[125] Tunc ille statim tollens librum de manu sua magistrum adiit et legit. Quo lecto matri retulit et recitavit.—Asser, De Rebus Gestis Aelfredi, § 23.

[126] As Mr. Stevenson suggests, if et be a copyist’s mistake for qui (both represented by contractions), the difficulty would vanish.

[127] This is pointed out by Mr. Oman in “Collected Essays” in Alfred the Great.

[128] Florence of Worcester’s words (borrowed from St. Edmund’s earliest biographer Abbo), “Ex antiquorum Saxonum prosapia oriundus,” seem, according to the usage of the time, to refer to the Old Saxons of the continent. If he had meant merely to say “from an old Saxon family,” he would probably have said “antiqua” rather than “antiquorum”.

[129] Studies in Church Dedications (ii., 327), by Miss Arnold-Forster.

[130] In describing the events of this year the writer follows the guidance of the late Mr. W. H. Simcox, who personally identified most of the battle-sites, and the results of whose investigations are contained in an excellent paper in the English Historical Review, i., 218–34.

[131] The title of the Danish battle leaders, next in rank to the king.

[132] On philological grounds Mr. Stevenson disputes the propriety of this translation and asserts that Aesc must be the name of a person. The present appearance of Ashdown Hills seems, however, to correspond admirably with Asser’s description. It is better not to complicate the discussion by an argument derived from the strange figure of a White Horse (so-called) cut upon their northern side, as that figure, with all its picturesque interest, is not a safe guide to a historical identification.
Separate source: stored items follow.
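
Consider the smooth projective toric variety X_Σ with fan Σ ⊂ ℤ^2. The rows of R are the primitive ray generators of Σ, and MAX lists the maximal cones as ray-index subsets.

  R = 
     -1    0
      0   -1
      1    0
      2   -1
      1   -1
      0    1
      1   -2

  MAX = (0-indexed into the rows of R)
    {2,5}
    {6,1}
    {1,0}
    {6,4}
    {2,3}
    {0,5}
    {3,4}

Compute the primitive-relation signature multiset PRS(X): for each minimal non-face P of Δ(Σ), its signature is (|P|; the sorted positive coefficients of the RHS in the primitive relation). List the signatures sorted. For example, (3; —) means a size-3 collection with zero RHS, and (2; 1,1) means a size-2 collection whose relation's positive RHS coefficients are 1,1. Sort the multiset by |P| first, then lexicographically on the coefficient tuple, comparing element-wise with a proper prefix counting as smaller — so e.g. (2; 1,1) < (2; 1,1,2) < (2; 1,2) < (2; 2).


14 minimal non-faces of Δ(Σ) (on 7 rays):

  {0,2}:  v_{0} + v_{2} = 0 ; sig = (2; —)
  {1,5}:  v_{1} + v_{5} = 0 ; sig = (2; —)
  {0,3}:  v_{0} + v_{3} = v_{4} ; sig = (2; 1)
  {0,4}:  v_{0} + v_{4} = v_{1} ; sig = (2; 1)
  {1,2}:  v_{1} + v_{2} = v_{4} ; sig = (2; 1)
  {1,4}:  v_{1} + v_{4} = v_{6} ; sig = (2; 1)
  {2,4}:  v_{2} + v_{4} = v_{3} ; sig = (2; 1)
  {4,5}:  v_{4} + v_{5} = v_{2} ; sig = (2; 1)
  {5,6}:  v_{5} + v_{6} = v_{4} ; sig = (2; 1)
  {0,6}:  v_{0} + v_{6} = 2·v_{1} ; sig = (2; 2)
  {1,3}:  v_{1} + v_{3} = 2·v_{4} ; sig = (2; 2)
  {2,6}:  v_{2} + v_{6} = 2·v_{4} ; sig = (2; 2)
  {3,5}:  v_{3} + v_{5} = 2·v_{2} ; sig = (2; 2)
  {3,6}:  v_{3} + v_{6} = 3·v_{4} ; sig = (2; 3)

Sorted signature multiset PRS(X):
    (2; —)
    (2; —)
    (2; 1)
    (2; 1)
    (2; 1)
    (2; 1)
    (2; 1)
    (2; 1)
    (2; 1)
    (2; 2)
    (2; 2)
    (2; 2)
    (2; 2)
    (2; 3)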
[133] At this point the Chronicle of St. Neots, a late and untrustworthy authority written perhaps early in the twelfth century, inserts the well-known story of the burning of the cakes, which does not form part of the genuine text of Asser’s Life.

[134] The site of this fortress has been much discussed but is not yet satisfactorily settled. See Stevenson’s Asser, p. 262.